Prothero’s book, more so than any book that is accessible today, fills in that missing evidence from Darwin. You can tell people about biogeography or embryology and how they attest to evolution, but in the end people like to see a good old fossil in front of them. There’s nothing like looking at an Australopithecus in a museum – something that has a human-like post-cranial skeleton with an ape-like skull perched on top of it – to really drive home the fact that there were these three and four-foot creatures that were half-way between us and our primate ancestors. This book is just full of them. And humans are just a small part of the book. It’s about the evolution of whales from land animals, of reptiles from amphibians, of mammals from reptiles and amphibians from fish. All of these major transitions in the history of life are documented. If you’re one of these people who likes to read Dawkins, Gould and Darwin, I would highly recommend Prothero’s book. I’d love to give it more publicity because it deserves a much wider audience.
Many of us need to improve our understanding of evolution, don’t we? In the introduction to the Dawkins book, he points out that “if more doctors understood Darwinism, humanity would not now be facing a crisis of antibiotic resistance”.
That’s probably true. Antibiotics have definitely been overprescribed. But, interestingly, there are no creationists when it comes to antibiotics. There’s a cartoon about that in Prothero’s book – a creationist opting for the drug that the bugs haven’t developed immunity to. But it’s more just a practical thing. If you’re a doctor, and a drug stops working because you use it too much and people become resistant to it, you stop using it. The theoretical basis is natural selection, but you don’t really have to understand that to take the proper action. I’ve always thought the practical applications of evolutionary biology to medicine are pretty overblown.
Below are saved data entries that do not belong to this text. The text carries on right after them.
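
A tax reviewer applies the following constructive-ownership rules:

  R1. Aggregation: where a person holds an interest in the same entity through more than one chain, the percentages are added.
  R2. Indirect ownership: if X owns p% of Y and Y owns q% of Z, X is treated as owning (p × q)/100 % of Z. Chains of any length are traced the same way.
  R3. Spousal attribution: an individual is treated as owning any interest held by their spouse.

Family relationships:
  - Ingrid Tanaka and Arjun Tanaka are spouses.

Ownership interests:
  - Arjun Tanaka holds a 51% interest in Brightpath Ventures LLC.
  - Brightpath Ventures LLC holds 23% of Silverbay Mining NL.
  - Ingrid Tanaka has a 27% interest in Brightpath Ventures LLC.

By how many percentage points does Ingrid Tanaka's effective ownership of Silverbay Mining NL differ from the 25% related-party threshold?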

My colleagues are going to kill me for saying that, but in general I think of evolutionary biology more as an adventure of the human spirit than as a way of making money or helping us get healthier.
And your own book, Why Evolution is True, really does capture that. You go through all the evidence for evolution in a very clear and entertaining way, but you also convey to your readers this amazing wonder for the natural world. After reading it I did look at the world around me in a different way, with greater appreciation for all the living things in it. The last part of the book, about the meaning in life it gives you, was very moving.
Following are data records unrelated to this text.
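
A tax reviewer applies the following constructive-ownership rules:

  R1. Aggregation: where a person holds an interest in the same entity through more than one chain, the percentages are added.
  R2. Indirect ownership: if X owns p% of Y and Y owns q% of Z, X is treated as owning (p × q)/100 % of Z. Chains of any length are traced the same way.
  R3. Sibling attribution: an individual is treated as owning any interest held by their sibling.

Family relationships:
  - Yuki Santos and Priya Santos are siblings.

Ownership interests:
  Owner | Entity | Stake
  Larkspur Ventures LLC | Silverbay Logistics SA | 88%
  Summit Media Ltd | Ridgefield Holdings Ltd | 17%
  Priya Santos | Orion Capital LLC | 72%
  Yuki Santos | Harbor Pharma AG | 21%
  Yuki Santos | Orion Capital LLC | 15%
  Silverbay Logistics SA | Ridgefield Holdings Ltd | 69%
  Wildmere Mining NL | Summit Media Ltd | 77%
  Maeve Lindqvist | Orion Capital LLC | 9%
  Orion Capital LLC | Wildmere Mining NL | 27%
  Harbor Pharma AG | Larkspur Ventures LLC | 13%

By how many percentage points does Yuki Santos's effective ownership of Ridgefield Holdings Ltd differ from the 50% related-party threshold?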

I really was not trying to produce any literary classic. But I was trying to show that when you understand how evolution works your appreciation of the world is immensely enhanced. That’s one of the great lessons from the books Gould and Dawkins have written. There are all these people who say that scientism and reductionism and evolution take away the wonder of the world. I guess their wonder comes from the contemplation of a non-existent celestial realm. But when you can see these material processes at work, and realise that it’s a true story – that we evolved from apes, that we did so largely by natural selection, and that we’re related to every other plant and animal on Earth – that’s the ultimate source of wonder. The world becomes so much richer when you understand how it got to be the way it is.